26.10.2015 19:00 |

Run auf Reisepässe

Immer mehr Menschen fliehen jetzt aus Syrien

Alarmierende Zahlen aus Syrien vor dem Hintergrund der Flüchtlingskrise in Europa: Bei den Behörden des Bürgerkriegslandes werden in stark zunehmendem Maße Reisepässe beantragt. Die Zahl der Anträge sei von durchschnittlich tausend pro Tag 2014 auf derzeit bis zu 5000 pro Tag gestiegen, hieß es am Montag in einem Medienbericht. Ein ähnlich hoher Anstieg bei den Reisepass-Anträgen war zuvor bereits in Afghanistan vermeldet worden. Bürger der beiden Länder bilden die beiden größten Gruppen von Flüchtlingen, die in die EU kommen.

In diesem Jahr seien in Syrien bisher 829.000 Pässe ausgestellt worden, rund 3000 pro Tag, berichtete die regierungsnahe Tageszeitung "al-Watan" am Montag unter Berufung auf das Ministerium für Auswanderung in Damaskus. Die dramatische Steigerung ist ein Indiz dafür, wie viele Menschen vor der Gewalt in Syrien fliehen wollen.

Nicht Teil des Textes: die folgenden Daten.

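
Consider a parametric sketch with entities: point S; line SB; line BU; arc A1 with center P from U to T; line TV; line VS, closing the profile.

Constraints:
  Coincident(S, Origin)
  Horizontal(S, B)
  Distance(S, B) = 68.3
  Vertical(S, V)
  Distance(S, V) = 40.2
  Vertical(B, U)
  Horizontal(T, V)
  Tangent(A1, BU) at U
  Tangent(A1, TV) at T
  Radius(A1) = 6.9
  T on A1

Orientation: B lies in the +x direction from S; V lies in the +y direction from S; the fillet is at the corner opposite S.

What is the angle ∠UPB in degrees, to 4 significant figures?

78.29°

S is at the origin; S and B share the same y with |SB| = 68.3 and B on the +x side, so B = (68.30, 0.000). SV is vertical with |SV| = 40.2 and V on the +y side, so V = (0.000, 40.20). The virtual corner opposite S is at (68.30, 40.20). Since A1 is tangent to BU there, PU ⟂ BU and tangency of A1 to TV means the radius PT is perpendicular to TV, with radius 6.9, so the center P sits 6.9 in from both sides at P = (61.40, 33.30). That places the tangent points at U = (68.30, 33.30) on BU and T = (61.40, 40.20) on TV. Then cos ∠UPB = PU·PB / (|PU||PB|), giving 78.29°.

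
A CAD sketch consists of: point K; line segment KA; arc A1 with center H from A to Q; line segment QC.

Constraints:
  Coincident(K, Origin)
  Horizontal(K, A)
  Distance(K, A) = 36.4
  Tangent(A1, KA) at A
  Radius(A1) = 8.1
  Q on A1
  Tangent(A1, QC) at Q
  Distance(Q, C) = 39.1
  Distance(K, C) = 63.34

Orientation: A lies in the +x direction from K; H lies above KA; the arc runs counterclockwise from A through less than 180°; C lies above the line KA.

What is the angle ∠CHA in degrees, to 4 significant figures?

172.4°

K is at the origin; K and A share the same y with |KA| = 36.4 and A on the +x side, so A = (36.40, 0.000). A1 meets KA tangentially, so HA is at right angles to KA, so H = A + (0, 8.1) = (36.40, 8.100). Since HQ ⟂ QC (tangency), |HC| = √(8.1² + 39.1²) = 39.93 regardless of where Q sits on A1. So C lies on both circle(K, 63.34) and circle(H, 39.93); the above-KA intersection is C = (41.70, 47.68). Q is the foot of the tangent from C: Q = (44.48, 8.676).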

Für die syrische Regierung erweist sich der Run auf die Reisepässe allerdings als wahre Goldgrube. Das Regime von Machthaber Bashar al-Assad verdiente dem Bericht zufolge seit Jahresbeginn 2015 umgerechnet rund 470 Millionen Euro mit Reisepässen. Während die Ausstellung im Inland mit 15 Euro zu Buche schlägt, kostet sie im Ausland umgerechnet 363 Euro.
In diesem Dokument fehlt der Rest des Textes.